Her real name is Christine, but she wants people to call her “Lady Bird.” One name was given to her by her parents, but the other is also her given name, she insists, in the sense that “it was given to me by me.” It’s a funny line, eliciting a laugh from the audience—and the joke also contains the kernel of the whole movie. Lady Bird is the story of a high school girl who yearns to be someone else, somewhere else. The film’s secret is that it knows Lady Bird and everyone around her are pretty remarkable already.
There’s her bubbly best friend Julie (Beanie Feldstein), who likes drama club and has a major crush on their math teacher. Or Lady Bird’s first boyfriend, Danny, who gets the lead roles in all the school plays but hides a secret. Or the teachers at Lady Bird’s Catholic high school—the sister (Lois Smith) who swoons at Kierkegaard and laughs when Lady Bird vandalizes her car with tin cans and “Just Married to Jesus”; the depressed priest who directs the school play and cries a little too easily. Or Lady Bird’s parents, her kindly, out-of-work dad (Tracy Letts) and especially her mother (Laurie Metcalf), who clearly loves her daughter more than anything but is so plagued by inner anger and passive aggression that she somehow can’t bring herself to tell Lady Bird that she looks pretty in her prom dress.
Most remarkable of all is Lady Bird herself. As written by Greta Gerwig and embodied by Saoirse Ronan, she’s a vibrant and complicated character. Lady Bird seems utterly confident, intense, and inescapably herself in every scene—yet beneath all her brashness there’s vulnerability and a deep insecurity that push Lady Bird to try on other lives and other selves in the way that all high school kids do. She gets bad grades and doesn’t seem to excel in anything, though her personality and the way she talks demonstrate a kind of brilliance. Her frustrations with her life might be summed up in an exchange with her mother in which her mother says she just wants Lady Bird to be her best self. Lady Bird asks, her voice full of frustration and a desire to be seen and loved: “What if this is my best self?”

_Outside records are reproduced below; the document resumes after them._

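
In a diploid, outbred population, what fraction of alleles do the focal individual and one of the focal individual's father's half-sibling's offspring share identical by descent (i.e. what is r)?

0.0625

Each parent–offspring link contributes a factor of 1/2, and independent paths through distinct common ancestors add.
Half first cousins share one grandparent — one path of length 4: r = (1/2)^4 = 1/16.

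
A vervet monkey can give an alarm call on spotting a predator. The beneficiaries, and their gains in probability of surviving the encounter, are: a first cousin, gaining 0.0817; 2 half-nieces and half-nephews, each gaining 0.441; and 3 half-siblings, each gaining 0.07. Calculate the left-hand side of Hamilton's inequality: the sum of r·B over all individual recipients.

0.1729625

r to a first cousin = 0.125 (first cousins share one grandparent pair — two paths of length 4: r = 2·(1/2)^4 = 1/8).
r to a half-niece or half-nephew = 1/8 (half-aunt/uncle↔niece/nephew: one path of length 3: r = (1/2)^3 = 1/8).
r to a half-sibling = 0.25 (half-sibs share one parent — one path of length 2: r = (1/2)^2 = 1/4).
Summing one r·B term per recipient: 1·0.125·0.0817 + 2·0.125·0.441 + 3·0.25·0.07 = 0.1729625.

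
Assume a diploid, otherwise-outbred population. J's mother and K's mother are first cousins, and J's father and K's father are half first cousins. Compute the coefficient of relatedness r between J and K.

0.046875

With two independent routes of shared ancestry, r is the sum of the two contributions.
J and K are related in two ways: second cousins through their mothers (r = 1/32) and half second cousins through their fathers (r = 1/64).
r = 1/32 + 1/64 = 3/64 = 0.046875.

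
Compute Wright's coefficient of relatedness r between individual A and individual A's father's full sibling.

0.25

Each parent–offspring link contributes a factor of 1/2, and independent paths through distinct common ancestors add.
Full aunt/uncle↔niece/nephew: two paths of length 3 through the shared grandparent pair: r = 2·(1/2)^3 = 1/4.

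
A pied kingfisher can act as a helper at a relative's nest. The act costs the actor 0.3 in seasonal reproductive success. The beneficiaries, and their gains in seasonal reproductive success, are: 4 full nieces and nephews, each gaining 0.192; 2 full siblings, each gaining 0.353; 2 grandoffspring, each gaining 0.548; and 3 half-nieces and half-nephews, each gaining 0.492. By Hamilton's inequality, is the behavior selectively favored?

Hamilton's rule: the trait is favored when the sum of r·B over every recipient exceeds the actor's cost C.
r to a full niece or nephew = 0.25 (full aunt/uncle↔niece/nephew: two paths of length 3 through the shared grandparent pair: r = 2·(1/2)^3 = 1/4).
r to a full sibling = 0.5 (full sibs share both parents — two paths of length 2: r = 2·(1/2)^2 = 1/2).
r to a grandoffspring = 1/4 (two parent–offspring links: r = (1/2)^2 = 1/4).
r to a half-niece or half-nephew = 1/8 (half-aunt/uncle↔niece/nephew: one path of length 3: r = (1/2)^3 = 1/8).
Summing one r·B term per recipient: 4·0.25·0.192 + 2·0.5·0.353 + 2·0.25·0.548 + 3·0.125·0.492 = 1.0035.
1.0035 > 0.3: the indirect benefit exceeds the cost.

Yes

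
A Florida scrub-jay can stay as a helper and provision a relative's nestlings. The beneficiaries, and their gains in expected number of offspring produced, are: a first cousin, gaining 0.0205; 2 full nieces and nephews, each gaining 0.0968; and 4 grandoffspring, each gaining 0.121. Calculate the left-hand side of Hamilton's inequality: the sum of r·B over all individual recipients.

0.1719625

r to a first cousin = 1/8 (first cousins share one grandparent pair — two paths of length 4: r = 2·(1/2)^4 = 1/8).
r to a full niece or nephew = 0.25 (full aunt/uncle↔niece/nephew: two paths of length 3 through the shared grandparent pair: r = 2·(1/2)^3 = 1/4).
r to a grandoffspring = 1/4 (two parent–offspring links: r = (1/2)^2 = 1/4).
Summing one r·B term per recipient: 1·0.125·0.0205 + 2·0.25·0.0968 + 4·0.25·0.121 = 0.1719625.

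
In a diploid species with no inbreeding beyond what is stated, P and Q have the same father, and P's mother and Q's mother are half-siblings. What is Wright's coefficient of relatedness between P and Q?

0.3125

Relatedness sums over independent paths through distinct common ancestors.
P and Q are related in two ways: half-sibs through their shared father (r = 1/4) and half first cousins through their mothers (r = 1/16).
r = 1/4 + 1/16 = 0.3125.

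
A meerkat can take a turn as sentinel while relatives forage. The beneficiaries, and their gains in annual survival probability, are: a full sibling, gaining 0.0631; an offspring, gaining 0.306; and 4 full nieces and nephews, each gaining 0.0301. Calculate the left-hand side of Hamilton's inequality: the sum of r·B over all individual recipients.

r to a full sibling = 0.5 (full sibs share both parents — two paths of length 2: r = 2·(1/2)^2 = 1/2).
r to an offspring = 1/2 (one parent–offspring link: r = (1/2)^1 = 1/2).
r to a full niece or nephew = 0.25 (full aunt/uncle↔niece/nephew: two paths of length 3 through the shared grandparent pair: r = 2·(1/2)^3 = 1/4).
Summing one r·B term per recipient: 1·0.5·0.0631 + 1·0.5·0.306 + 4·0.25·0.0301 = 0.21465.

0.21465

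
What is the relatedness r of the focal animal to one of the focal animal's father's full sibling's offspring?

0.125

Each parent–offspring link contributes a factor of 1/2, and independent paths through distinct common ancestors add.
First cousins share one grandparent pair — two paths of length 4: r = 2·(1/2)^4 = 1/8.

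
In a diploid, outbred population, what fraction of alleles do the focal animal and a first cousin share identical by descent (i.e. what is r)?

0.125

First cousins share one grandparent pair — two paths of length 4: r = 2·(1/2)^4 = 1/8.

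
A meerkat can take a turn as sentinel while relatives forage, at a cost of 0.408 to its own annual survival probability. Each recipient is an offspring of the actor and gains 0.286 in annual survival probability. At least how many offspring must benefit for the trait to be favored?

3

r to an offspring = 0.5 (one parent–offspring link: r = (1/2)^1 = 1/2).
Hamilton's rule: n·r·B > C  ⇒  n > C/(r·B) = 0.408/(0.5·0.286) = 2.853.
The smallest integer exceeding 2.853 is 3.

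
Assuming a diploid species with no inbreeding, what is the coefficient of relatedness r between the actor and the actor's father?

Each parent–offspring link contributes a factor of 1/2, and independent paths through distinct common ancestors add.
One parent–offspring link: r = (1/2)^1 = 1/2.

0.5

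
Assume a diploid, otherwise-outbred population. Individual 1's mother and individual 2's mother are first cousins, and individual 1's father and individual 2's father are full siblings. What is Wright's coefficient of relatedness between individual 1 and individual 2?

Relatedness sums over independent paths through distinct common ancestors.
Individual 1 and individual 2 are related in two ways: second cousins through their mothers (r = 1/32) and first cousins through their fathers (r = 1/8).
r = 1/32 + 1/8 = 5/32 = 0.15625.

0.15625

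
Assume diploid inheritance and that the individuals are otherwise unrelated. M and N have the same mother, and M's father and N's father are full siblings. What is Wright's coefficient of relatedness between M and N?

Wright's path rule: contributions from independent ancestry routes add.
M and N are related in two ways: half-sibs through their shared mother (r = 1/4) and first cousins through their fathers (r = 1/8).
r = 1/4 + 1/8 = 0.375.

0.375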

The story of Lady Bird’s coming of age follows a predictable route: there are anxieties about money and embarrassment about living on “the wrong side of the tracks,” first boyfriends, first sexual experiences, disagreements with friends, trying to get in with the cool kids, fights with parents and siblings. But writer-director Gerwig somehow manages to make the whole thing seem completely fresh. That freshness is due in part to Gerwig’s writing, which is almost Shakespearean in its density, each line carrying weight and meaning and humor. Gerwig can illuminate a character with only a few choice lines, and even minor characters like Lady Bird’s brother and his girlfriend seem effortlessly vibrant, fully-fleshed.
The performances are also brilliant—particularly Saoirse Ronan and Laurie Metcalfe, who play a mother and daughter so realistic and specific you’d swear you overheard a pair just like them arguing over dresses at the thrift shop. The emotional texture of their scenes is deeply layered, whipsawing from tenderness to resentment and back again. Both should be nominated for Oscars for their work in the film, and Gerwig must surely be a frontrunner for original screenplay awards.
“Love and attention,” a nun tells Lady Bird late in the film. “I think they’re related, don’t you?” From its writing and direction to its performances, Lady Bird is a film made with deep attention and love. It’s one of the best movies of the year.